After he finished recording The River the Boss needed a breather.

He was hanging around in Los Angeles and got an invitation to visit the Playboy Mansion. He stayed away.

“For me,” he explains, “it wasn’t the sex, it wasn’t the drugs ... it was the ROCK ‘N’ ROLL.” He wasn’t the type to go to the hippest clubs and make the scene.

“I didn’t really think I was that different from my fans except for some hard work, luck and natural ability at my gig. They didn’t get to go to the Playboy Mansion, so why should I?” Of course when he told this to his friends, they demanded, “What the f — k is wrong with you?” He says, “I had my principles ... but a part of me always wished on occasion I hadn’t followed them so severely.”

Springsteen has always been insanely popular with the ladies.
Springsteen has always been insanely popular with the ladies.

AFTER SUCCESS, HE GOT DEPRESSED

After Springsteen bought his first house — a small cottage in the Hollywood Hills once owned by actor Sidney Toller, who played Charlie Chan in the movies — he experienced what he calls “an event ... depression is spewing like an oil spill ...”

On advice from his pal and manager Jon Landau he sought professional help. At the Los Angeles office of a therapist, Springsteen writes, “I walk in; look into the eyes of a kindly, white-haired, moustached, complete stranger; sit down; and burst into tears.” This beginning of 30 years of therapy helped.

PILLS WERE THE SOLUTION

The anxiety, moods and depression never left entirely. And not long after Springsteen turned 60, he experienced depression that lasted for a year and a half.

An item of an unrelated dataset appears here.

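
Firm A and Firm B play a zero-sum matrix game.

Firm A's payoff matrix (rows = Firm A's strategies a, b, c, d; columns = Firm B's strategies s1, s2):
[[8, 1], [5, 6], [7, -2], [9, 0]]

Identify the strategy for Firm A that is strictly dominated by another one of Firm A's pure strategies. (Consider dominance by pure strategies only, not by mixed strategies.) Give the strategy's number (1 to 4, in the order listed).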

During a depression, he writes, “I can be cruel ...” And he also experienced lengthy periods when almost anything would set him into uncontrollable weeping.

He reveals he’s been taking antidepressants for the last 12 to 15 years. “They work,” he says. “the worst of my destructive behaviour curtails itself and my humanity returns.”

Sprinsteen performing at Madison Square Garden this year despite recently suffered from a massive bout of depression.
Sprinsteen performing at Madison Square Garden this year despite recently suffered from a massive bout of depression.

HE’D BE A GREAT COOK AT A DINER

After Bruce and Patti had children (Evan, Jessica and Sam), he says he still kept “musician’s hours” — going to bed at 4am or so, awake after noon. That worked when the kids were little; he could take the night-time-parent shift. But when they no longer needed him at night, the parenting burden fell more on Patti. She told Bruce that morning was when the kids needed him the most.

The next morning he somehow managed to get up at 7am and into the kitchen.

“What do I do?” he asked his wife.

She told him to make pancakes. He wasn’t sure. “I’d never made anything but music my entire life. I ... I ... I ... don’t know how!”

After she told him to “learn,” Springsteen asked the family’s cook at the time for a recipe. “After some early cementlike results,” he says, “I dialled it in, expanded my menu and am now proud to say that should the whole music thing go south, I will be able to hold down a job between the hours of five and eleven a.m. at any diner in America.”